Deep learners, regressing tensors of order two (matrics) onto tensors of order one (vectors), can be thought of as non-linear generalizations of linear models. For example, consider the linear model:
yi = xi1 β1 + xi2 β2 + xi3 β3+ ...
We can rewrite this as
yi = f0( xi⋅ )
where f0 is a linear combination of the values in the vector xi⋅ – a deep learner with no hidden layers. Likewise, a logistic regression can be written as:
log ( yi / (1−yi) ) = f0( xi⋅ )
where yi is a zero-one variable. Any generalized linear model, including survival models, fits into a similar construction and we can extend these models to capture non-linear predictive information with respect to the dependent variable.
The package is not currently available on CRAN but you can install the development version of this package from GitHub with the following code
devtools::install_github("kaneplusplus/dlm")
library(keras)
library(dlrm)
# Regress iris variables onto Species (categorical) and get the accuracy.
fit_dlmcat <- dlr(iris, Species ~ ., hidden_layers = 16, epochs = 100)
sum(iris$Species == dlr_predict(iris, fit_dlmcat)) / nrow(iris)
#> [1] 0.6933333
# Regress iris variables onto Sepal.Length using a linear model and get the
# in-sample prediction accuracy.
fit_linear <- lm(Sepal.Length ~ ., iris)
sd(predict(fit_linear, iris))
#> [1] 0.7711747
# Perform the same operation with a deep learner with two hidden layers
# with 24 and 2 nodes respectively.
fit_dlmc <- dlr(iris, Sepal.Length ~., hidden_layers = c(24, 2))
sd(iris$Sepal.Length - dlr_predict(iris, fit_dlmc))
#> [1] 0.3086302
library(survival)
library(dplyr)
#>
#> Attaching package: 'dplyr'
#> The following objects are masked from 'package:stats':
#>
#> filter, lag
#> The following objects are masked from 'package:base':
#>
#> intersect, setdiff, setequal, union
data(lung)
# Handle the categorical variables in lung
lung <- lung %>%
mutate(status = status - 1,
sex = as.factor(sex),
ph.ecog = as.factor(ph.ecog))
# Fit the deep survival model.
dc_fit <- dlcp(
lung,
Surv(time, status) ~ sex + age + meal.cal + wt.loss + ph.ecog,
epochs = 150,
validation_split = .2)
dl_weights <- get_weights(dc_fit$model)[[1]]
# Compare the deep survival model coefficients to coxph.
cfit <- summary(coxph(Surv(time, status) ~ sex + age + meal.cal + wt.loss + ph.ecog, lung))$conf.int
comp <- round(cbind(dl_weights, log(cfit)[,-2]), 3)

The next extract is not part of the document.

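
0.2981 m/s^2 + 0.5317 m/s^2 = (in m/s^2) 0.8298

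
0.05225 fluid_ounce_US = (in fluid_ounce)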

colnames(comp) <- c("Deep Learner Coefs", "Cox Coef", "Cox Lower .95", "Cox Upper .95")
comp
#> Deep Learner Coefs Cox Coef Cox Lower .95 Cox Upper .95
#> sex2 -0.115 -0.535 -0.926 -0.143
#> age -0.072 0.008 -0.015 0.030
#> meal.cal -0.003 0.000 -0.001 0.000
#> wt.loss -0.041 -0.012 -0.027 0.003
#> ph.ecog1 -0.055 0.336 -0.122 0.793
#> ph.ecog2 0.059 1.002 0.429 1.576
#> ph.ecog3 0.227 2.086 0.030 4.141
# Plot the training history.
plot_training_history(dc_fit)
#> `geom_smooth()` using formula 'y ~ x'